Each issue ticket/MR needs an “assignee”! If more people are working on it, they can be added as “reviewers”. So as soon as someone is working on a ticket, take over the assignee role. If you finished the task but another one has to be conducted in this ticket/MR by someone else, remove yourself as assignee (and move the ticket on the dashboard accordingly, explained later in this post).
As soon as a major MR is ready, an approval has to be done by someone else! After that, it can be merged.
The “case study” with @computersavvy might be used as an example: he put forward an (assuming it is a major) MR (here), then I created a ticket (here) and linked both to each other. After making myself assignee and verifying the MR, I asked @darknao for a review. After doing the review, @darknao approved the MR, which you can see within the MR. Then, I merged.
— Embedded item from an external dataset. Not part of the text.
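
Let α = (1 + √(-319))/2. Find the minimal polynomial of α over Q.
m_α(x) = x^2 - x + 80

From 2α - 1 = √(-319), squaring gives (2α - 1)^2 = -319, i.e. 4α^2 - 4α + 1 = -319, so α^2 - α + (1 + 319)/4 = 0. Since -319 ≡ 1 (mod 4), (1 + 319)/4 = 80 ∈ Z. The polynomial x^2 - x + 80 has discriminant 1 - 4·(80) = -319, which is not a perfect square in Q (d = -319 is squarefree and ≠ 1), so x^2 - x + 80 is irreducible over Q. It is the minimal polynomial of α.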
Because the change did also apply to other branches (f35, f36, main), further MR had to be done, which are all linked to each other through the issue ticket.
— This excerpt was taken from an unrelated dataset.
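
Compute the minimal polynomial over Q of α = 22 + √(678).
m_α(x) = x^2 - 44x - 194

From α - 22 = √(678), squaring gives (α - 22)^2 = 678, i.e. α^2 - 44α + 484 = 678, so α^2 - 44α - 194 = 0. The discriminant of x^2 - 44x - 194 is (-44)^2 - 4·(-194) = 1936 + 776 = 2712, and 4·(678) is not a perfect square in Q since 678 is squarefree and ≠ 1. Hence x^2 - 44x - 194 is irreducible over Q and is the minimal polynomial of α.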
To have all organized on the dashboard, I suggest additionally to major/minor labels to add some workflow labels that become each a individual board on the dashboard, which the “major” tickets/MRs have to pass.
When opening the dashboard, I would like to see some boards while each ticket is moving from the left to the right. Beginning from the right:
- open → ticket created, something has to be done, no one has yet taken over responsibility
- in progress → someone has taken over responsibility and is assignee, he/she is working on it
- support needed → someone has already done something here, but someone else has to take over responsibility (assignee removed) OR to support an existing assignee who keeps responsibility in order to finish the issue (content changes can but do not have to pass this board/label, but other issues beyond content changes may pass that!)
- approval needed → this is a major change, someone has already taken over and IS STILL assignee, all is done, but someone has to do an approval before the assignee can merge
- closed → closed.
So, a ticket can have multiple labels at once (e.g., major + approval needed), while we do not need dedicated boards for major and minor. Another label InternalTask without a dedicated board makes sense for internal tasks that are not content related. E.g., prepare something for the next meeting with labels “InternalTask” and “support needed” (it will appear with both labels on the “support needed” board).
An example for a dashboard like that can be found here.
Now the board shows at first glance what type of contribution is needed at which place. This also decreases the entry barrier for potential Docs members because they can see in advance what they are up against in terms of the organization, the tasks and the amount! This should not be underestimated.
A question that remains is if a minor that applies to multiple branches needs itself a ticket to link the commits (without MR), or if that condition makes it automatically to a major.
Another question that I discovered (here) is if another graphical HowTo for developers makes sense as well?